La Fondazione? «Senz’altro, ma non solo», dicono Castelbarco e Montani, alla loro prima intervista dopo il varo del maxi-cantiere del nuovo piano industriale. L’ente (si veda l’altro articolo in pagina) oggi in base agli ultimi dati Consob ha in mano il 46% della banca, ma ha chiesto al Mef l’autorizzazione a cedere fino al 6% per fare cassa e senz’altro in fase di aumento è destinato a diluirsi. Di qui la prospettiva di nuovi ingressi: magari parte dei 66 fondi che Montani nei giorni scorsi ha incontrato nel suo road show londinese, ai quali potrebbe anche aggiungersi qualche investitore italiano. Come Andrea C. Bonomi («Non mi dispiacerebbe», ammette Montani) o qualche altro esponente delle grandi famiglie genovesi (si è già fatto il nome dei Malacalza, ma non è il solo), ambiente che Castelbarco conosce da vicino: «L’interesse c’è, vedremo», ammette il presidente.
Sta di fatto che il vertice si dice «ottimista» sull’aumento in rampa di lancio. E non solo perché il clima sui mercati almeno per ora sembra positivo: «Qui non si parla soltanto del piano industriale di una banca, ma dell’occasione per avviare una fase di rilancio per tutta la Liguria», dicono Castelbarco e Montani. Una vera e propria «ambizione strategica» che, dicono i due al vertice di Carige, «sarà compresa e condivisa dal territorio».
Intanto, si lavora sulle azioni del piano, che al 2018 punta a 219 milioni di utile (dopo le perdite da 1,7 miliardi del 2013), per un rote del 9 per cento. L’aumento, «ci darà le risorse per tornare a crescere», poi si procederà con la riorganizzazione del gruppo. Che «vedrà fusa la neonata Carige Italia nella capogruppo nel 2014» (successivamente non è esclusa, nell’arco di piano, l’integrazione delle Casse di Carrara e Savona e della Banca del Monte di Lucca), mentre «Banca Cesare Ponti diventerà il polo del private banking, da cui ci si attendono contributi importanti sul fronte delle commissioni», spiega Montani. Varata la nuova organizzazione delle prime linee, con quattro figure apicali (un cfo, un coo, cro e un responsabile prodotto) al posto dei due condirettori generali e del vice direttore generale, ora ci si concentrerà sulla rete: più della chiusura delle 80-90 filiali, a liberare risorse sarà la riorganizzazione secondo il modello hub & spoke, che «vedrà alcune filiali “alleggerite” delle attività di cassa» e metterà a disposizione del gruppo 400 persone, attuali direttori di filiali, che saranno riposizionati sull’attività commerciale.

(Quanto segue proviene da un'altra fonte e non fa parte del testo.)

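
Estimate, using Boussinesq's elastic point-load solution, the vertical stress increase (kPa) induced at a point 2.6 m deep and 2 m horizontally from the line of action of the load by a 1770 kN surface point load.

Boussinesq vertical stress below a point load on an elastic half-space:
Δσ_z = 3P/(2πz²) · [1 + (r/z)²]^(−5/2)
r/z = 2/2.6 = 0.76923; [1+(r/z)²]^(−5/2) = 0.31285.
Δσ_z = 3×1770/(2π×2.6²) × 0.31285 = 125.02 × 0.31285 = 39.11 kPa

Δσ_z ≈ 39.1 kPa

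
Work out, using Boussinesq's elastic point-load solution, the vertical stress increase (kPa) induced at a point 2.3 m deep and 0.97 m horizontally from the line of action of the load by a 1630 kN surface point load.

Δσ_z ≈ 97.7 kPa

Boussinesq vertical stress below a point load on an elastic half-space:
Δσ_z = 3P/(2πz²) · [1 + (r/z)²]^(−5/2)
r/z = 0.97/2.3 = 0.42174; [1+(r/z)²]^(−5/2) = 0.66414.
Δσ_z = 3×1630/(2π×2.3²) × 0.66414 = 147.12 × 0.66414 = 97.71 kPa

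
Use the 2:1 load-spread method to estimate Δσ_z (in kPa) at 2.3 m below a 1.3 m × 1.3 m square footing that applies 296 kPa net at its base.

By the 2:1 method the load spreads at 1 horizontal : 2 vertical, so at depth z the loaded area has grown by z in each plan dimension:
Δσ = qBL/((B+z)(L+z)) = 296×1.3×1.3/((1.3+2.3)(1.3+2.3)) = 38.599 kPa

Δσ_z ≈ 38.6 kPa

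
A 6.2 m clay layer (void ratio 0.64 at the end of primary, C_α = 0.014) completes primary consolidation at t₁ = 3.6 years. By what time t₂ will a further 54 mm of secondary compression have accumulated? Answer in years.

t₂ ≈ 37.7 years

S_s = C_α·H/(1+e_p)·log₁₀(t₂/t₁) ⇒ log₁₀(t₂/t₁) = S_s·(1+e_p)/(C_α·H).
log₁₀(t₂/t₁) = 0.054 × (1+0.64) / (0.014×6.2) = 1.02
t₂ = t₁ × 10^1.02 = 3.6 × 10.48 = 37.72 years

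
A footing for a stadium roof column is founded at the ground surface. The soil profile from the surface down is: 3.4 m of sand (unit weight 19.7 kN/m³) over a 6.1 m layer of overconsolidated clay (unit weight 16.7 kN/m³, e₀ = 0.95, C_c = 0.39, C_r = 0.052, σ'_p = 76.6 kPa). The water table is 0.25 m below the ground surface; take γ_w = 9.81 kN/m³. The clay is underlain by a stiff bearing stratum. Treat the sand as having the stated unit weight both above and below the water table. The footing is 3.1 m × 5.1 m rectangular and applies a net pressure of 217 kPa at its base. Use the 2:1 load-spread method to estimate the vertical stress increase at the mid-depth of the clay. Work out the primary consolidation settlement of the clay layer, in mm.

S_c ≈ 95.4 mm

Mid-depth of clay below the ground surface: z = 3.4 + 6.1/2 = 6.45 m.
Total vertical stress at mid-clay: σ_v = 19.7×3.4 + 16.7×3.05 = 117.91 kPa.
Pore pressure: u = 9.81×(6.45 − 0.25) = 60.822 kPa.
Initial effective stress: σ'_0 = σ_v − u = 117.91 − 60.822 = 57.088 kPa.
Stress increase at mid-clay by the 2:1 spreading method:
Δσ = qBL/((B+z)(L+z)) = 217×3.1×5.1/((3.1+6.45)(5.1+6.45)) = 31.103 kPa
Final effective stress: σ'_f = 57.088 + 31.103 = 88.191 kPa.
σ'_f = 88.191 > σ'_p = 76.6 kPa, so the stress path crosses the preconsolidation pressure — recompression up to σ'_p, then virgin compression beyond:
S_c = H/(1+e₀)·[C_r·log₁₀(σ'_p/σ'_0) + C_c·log₁₀(σ'_f/σ'_p)]
    = 6.1/1.95 × [0.052×log₁₀(76.6/57.088) + 0.39×log₁₀(88.191/76.6)]
    = 3.1282 × [0.0066396 + 0.023866] = 0.09543 m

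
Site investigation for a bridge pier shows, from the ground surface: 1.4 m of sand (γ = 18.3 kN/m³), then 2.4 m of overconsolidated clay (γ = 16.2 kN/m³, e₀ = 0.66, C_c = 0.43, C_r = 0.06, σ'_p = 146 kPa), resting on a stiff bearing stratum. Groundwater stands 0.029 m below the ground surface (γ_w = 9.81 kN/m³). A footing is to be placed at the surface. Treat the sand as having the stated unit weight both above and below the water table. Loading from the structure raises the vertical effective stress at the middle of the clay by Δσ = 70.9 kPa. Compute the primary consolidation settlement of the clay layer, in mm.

S_c ≈ 57.3 mm

Mid-depth of clay below the ground surface: z = 1.4 + 2.4/2 = 2.6 m.
Total vertical stress at mid-clay: σ_v = 18.3×1.4 + 16.2×1.2 = 45.06 kPa.
Pore pressure: u = 9.81×(2.6 − 0.029) = 25.222 kPa.
Initial effective stress: σ'_0 = σ_v − u = 45.06 − 25.222 = 19.838 kPa.
Final effective stress: σ'_f = 19.838 + 70.9 = 90.738 kPa.
σ'_f = 90.738 ≤ σ'_p = 146 kPa, so the clay remains overconsolidated and only the recompression index applies:
S_c = C_r·H/(1+e₀)·log₁₀(σ'_f/σ'_0) = 0.06×2.4/1.66×log₁₀(90.738/19.838)
    = 0.086748 × 0.66029 = 0.05728 m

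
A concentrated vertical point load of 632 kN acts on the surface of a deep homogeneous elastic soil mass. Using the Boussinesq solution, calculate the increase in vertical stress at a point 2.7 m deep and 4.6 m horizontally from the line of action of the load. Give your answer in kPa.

Boussinesq vertical stress below a point load on an elastic half-space:
Δσ_z = 3P/(2πz²) · [1 + (r/z)²]^(−5/2)
r/z = 4.6/2.7 = 1.7037; [1+(r/z)²]^(−5/2) = 0.033236.
Δσ_z = 3×632/(2π×2.7²) × 0.033236 = 41.393 × 0.033236 = 1.376 kPa

Δσ_z ≈ 1.38 kPa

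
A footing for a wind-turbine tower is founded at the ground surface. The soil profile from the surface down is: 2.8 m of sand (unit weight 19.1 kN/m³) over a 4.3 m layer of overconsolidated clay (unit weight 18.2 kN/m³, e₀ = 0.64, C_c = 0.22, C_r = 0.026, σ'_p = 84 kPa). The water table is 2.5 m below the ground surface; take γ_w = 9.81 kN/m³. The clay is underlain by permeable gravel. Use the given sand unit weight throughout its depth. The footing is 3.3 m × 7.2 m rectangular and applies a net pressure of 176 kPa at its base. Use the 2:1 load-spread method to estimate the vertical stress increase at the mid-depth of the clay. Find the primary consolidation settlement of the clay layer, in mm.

S_c ≈ 74.2 mm

Mid-depth of clay below the ground surface: z = 2.8 + 4.3/2 = 4.95 m.
Total vertical stress at mid-clay: σ_v = 19.1×2.8 + 18.2×2.15 = 92.61 kPa.
Pore pressure: u = 9.81×(4.95 − 2.5) = 24.035 kPa.
Initial effective stress: σ'_0 = σ_v − u = 92.61 − 24.035 = 68.575 kPa.
Stress increase at mid-clay by the 2:1 spreading method:
Δσ = qBL/((B+z)(L+z)) = 176×3.3×7.2/((3.3+4.95)(7.2+4.95)) = 41.719 kPa
Final effective stress: σ'_f = 68.575 + 41.719 = 110.29 kPa.
σ'_f = 110.29 > σ'_p = 84 kPa, so the stress path crosses the preconsolidation pressure — recompression up to σ'_p, then virgin compression beyond:
S_c = H/(1+e₀)·[C_r·log₁₀(σ'_p/σ'_0) + C_c·log₁₀(σ'_f/σ'_p)]
    = 4.3/1.64 × [0.026×log₁₀(84/68.575) + 0.22×log₁₀(110.29/84)]
    = 2.622 × [0.002291 + 0.026017] = 0.07422 m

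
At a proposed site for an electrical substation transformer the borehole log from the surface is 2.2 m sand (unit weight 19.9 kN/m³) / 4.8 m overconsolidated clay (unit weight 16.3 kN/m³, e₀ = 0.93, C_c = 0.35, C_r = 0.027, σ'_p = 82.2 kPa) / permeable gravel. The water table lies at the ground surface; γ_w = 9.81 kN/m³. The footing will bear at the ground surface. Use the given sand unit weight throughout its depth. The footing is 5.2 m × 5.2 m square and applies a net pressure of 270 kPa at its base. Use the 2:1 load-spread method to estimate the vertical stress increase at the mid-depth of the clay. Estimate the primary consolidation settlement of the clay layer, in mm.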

Capitolo a parte, le assicurazioni, che valgono 90 punti base ai fini del Common equity tier 1 di Basilea 3. Con l’aumento cash portato a 800 milioni, la cessione non è più un’urgenza, ma «speriamo di chiudere entro la fine del 2014», dice Castelbarco. D’altronde, con la chiusura dell’ispezione Ivass, i 92 milioni di ricapitalizzazione effettuati nel 2013 dalla capogruppo, la nuova valutazione commissionata a un esperto indipendente, «le condizioni sono radicalmente mutate rispetto a un anno fa». E gli interessati, si apprende, non mancano: una decina sarebbero i soggetti transitati per la data room, e di questi almeno tre starebbero valutando un’offerta non vincolante. Un buon segno, se accadrà. «Intanto, noi stiamo facendo tutto il necessario per riportare in sicurezza il gruppo», concludono Castelbarco e Montani. E una volta risanata, che accadrà a Carige in un mercato che in molti danno alla vigilia di un grande riassetto? «L’idea, in effetti, è quella. Noi vogliamo mettere la banca in condizione di giocare un ruolo da protagonisti».